Milena Hubschmannova and two miracles in wartime Prague
Dr Milena Hubschmannova is the Czech Republic's foremost scholar of Romani,
the ancient language spoken by millions of Roma across Europe. At the time
of the German occupation she was a little girl, living with her family in
Prague's New Town, close to Wenceslas Square. Here she recalls two
memories from that time. They seem unconnected, but both show how in war
the smallest chance can mean the difference between life and death.
"I was a child during the war, and I remember very vividly when in
1942 the Gestapo came and they took my father to the internment camp. He
was there three years. And they came at six o'clock in the morning. They
always used to come at night or in the morning. My brother at the time was
three months old, I was nine and my sister was six. They took my mother
too.
"The Gestapo people said, 'We have to put your two girls (that means
myself and my sister) into a children's home.' At half past six in the
morning my mother's aunt came by just to say, 'How are you?' Usually she
never did that. Why would she come at half past six in the morning? She
said, 'I was just at the church - St Stepan, just round the corner.' My
mother winked to her and showed that she should agree with everything that
my mother said. So she told the Gestapo people that our aunt was staying
with us, and that she could take care of us - of me and my sister. So they
didn't take us to the children's home. We stayed with my aunt. So this was
really God's little miracle!
"And here is the other story. You know the Tancici dum (Dancing
House) - a new building which was constructed about ten years ago, very
modern. Next to this building there is a house which was built after the
war. It was bombed - it fell down into ruins. It was in February 1945.

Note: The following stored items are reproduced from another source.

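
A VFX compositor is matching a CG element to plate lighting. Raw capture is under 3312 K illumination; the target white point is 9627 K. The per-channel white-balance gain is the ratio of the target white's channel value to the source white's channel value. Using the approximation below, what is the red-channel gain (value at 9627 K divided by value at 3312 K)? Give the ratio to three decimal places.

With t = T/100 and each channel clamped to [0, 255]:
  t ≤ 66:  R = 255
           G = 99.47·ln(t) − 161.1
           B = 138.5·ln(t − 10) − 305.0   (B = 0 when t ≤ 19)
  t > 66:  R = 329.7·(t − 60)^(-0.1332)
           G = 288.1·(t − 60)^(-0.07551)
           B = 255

0.801

At 3312 K (t = 33.12):
  R = 255 by definition for t ≤ 66.
At 9627 K (t = 96.27):
  R = 329.7·(96.27 − 60)^(-0.1332) = 329.7·36.27^(-0.1332) = 329.7·0.61982 = 204.356.
Gain = 204.356 / 255.000 = 0.8014 → 0.801.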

"My mother went for a walk with my little brother, who was about
three years old at the time, and the wind took her hat. So she went into
that house and she wanted to comb her hair and put her hat on her head,
because there are mirrors in the halls of those old apartment blocks. So
she combed her hair and she went home. As soon as she got home there was a
bombing raid, and this house fell down.
"So these two little miracles happened to us during the war."